Sarah Palin's not a quitter, she wants the public to know.

"I am not a quitter. I am a fighter," Palin told CNN on Monday while on a family fishing trip, on the heels of her Friday bombshell announcement that she was resigning as Alaska's governor.

Palin did her interview standing on the shores of Dillingham, Alaska, wearing hip waders. She granted 10-minute interviews to CNN and three other news networks Monday.

She resigned because of the tremendous pressure, time and financial burden of a litany of ethics complaints in the past several months, she said. The complaints were without merit and took away from the job she wanted to do for Alaskans, Palin said.

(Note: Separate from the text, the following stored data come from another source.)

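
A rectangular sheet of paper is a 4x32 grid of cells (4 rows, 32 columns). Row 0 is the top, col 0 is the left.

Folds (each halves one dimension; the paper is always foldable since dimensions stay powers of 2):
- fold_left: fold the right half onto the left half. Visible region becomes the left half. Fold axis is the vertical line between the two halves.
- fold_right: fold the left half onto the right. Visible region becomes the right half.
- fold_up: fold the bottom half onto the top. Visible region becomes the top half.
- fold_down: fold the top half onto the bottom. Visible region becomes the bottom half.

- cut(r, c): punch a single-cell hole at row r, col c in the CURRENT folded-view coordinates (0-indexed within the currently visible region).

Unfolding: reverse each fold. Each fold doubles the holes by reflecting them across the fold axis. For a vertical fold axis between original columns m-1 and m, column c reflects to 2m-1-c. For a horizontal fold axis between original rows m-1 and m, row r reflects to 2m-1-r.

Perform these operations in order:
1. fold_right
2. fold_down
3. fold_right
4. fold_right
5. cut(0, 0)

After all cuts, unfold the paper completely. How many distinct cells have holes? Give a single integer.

Op 1 fold_right: fold axis v@16; visible region now rows[0,4) x cols[16,32) = 4x16
Op 2 fold_down: fold axis h@2; visible region now rows[2,4) x cols[16,32) = 2x16
Op 3 fold_right: fold axis v@24; visible region now rows[2,4) x cols[24,32) = 2x8
Op 4 fold_right: fold axis v@28; visible region now rows[2,4) x cols[28,32) = 2x4
Op 5 cut(0, 0): punch at orig (2,28); cuts so far [(2, 28)]; region rows[2,4) x cols[28,32) = 2x4
Unfold 1 (reflect across v@28): 2 holes -> [(2, 27), (2, 28)]
Unfold 2 (reflect across v@24): 4 holes -> [(2, 19), (2, 20), (2, 27), (2, 28)]
Unfold 3 (reflect across h@2): 8 holes -> [(1, 19), (1, 20), (1, 27), (1, 28), (2, 19), (2, 20), (2, 27), (2, 28)]
Unfold 4 (reflect across v@16): 16 holes -> [(1, 3), (1, 4), (1, 11), (1, 12), (1, 19), (1, 20), (1, 27), (1, 28), (2, 3), (2, 4), (2, 11), (2, 12), (2, 19), (2, 20), (2, 27), (2, 28)]

Answer: 16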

The decision to resign a year and a half before her term ends, and her rambling, often-disjointed resignation speech Friday, fueled days of debate among political analysts.

Speculation has run rampant that Palin, the Republican vice presidential candidate in 2008, will seek the presidency in 2012.

When pressed about her future, Palin would say only that she would work in public service. She did not rule out a run for the White House or any other political office.

Palin is to leave the governor's office in late July.

The days since her resignation had been exhilarating and she loved being in Dillingham, a town of only a few thousand people and no cell phone service, Palin said.

On Monday, her personal lawyer also spoke about her resignation.

No legal "bombshell" or personal scandal lies behind Palin's resignation, but off-color jokes by talk-show host David Letterman contributed to her decision to step down, Thomas Van Flein said.

The governor needed a break after being "on duty now for two and a half years solid," he said.

"There is no bombshell. There is no shoe to drop. There are no investigations of any type that I'm aware of — no IRS audit, no federal investigation, no state investigation," Van Flein told CNN. "There is no legal reason in terms of a legal problem that compelled the governor to resign."

Friday was "deliberately chosen" for the announcement because of its proximity to the July Fourth holiday, Van Flein said: "She declared her independence from politics as usual."

Palin reiterated that statement in her interview.

Heather: Whatever you say Sarah. Good luck with that Presidential run if you decide to jump in there in 2012. Repeating something over and over doesn't make it true.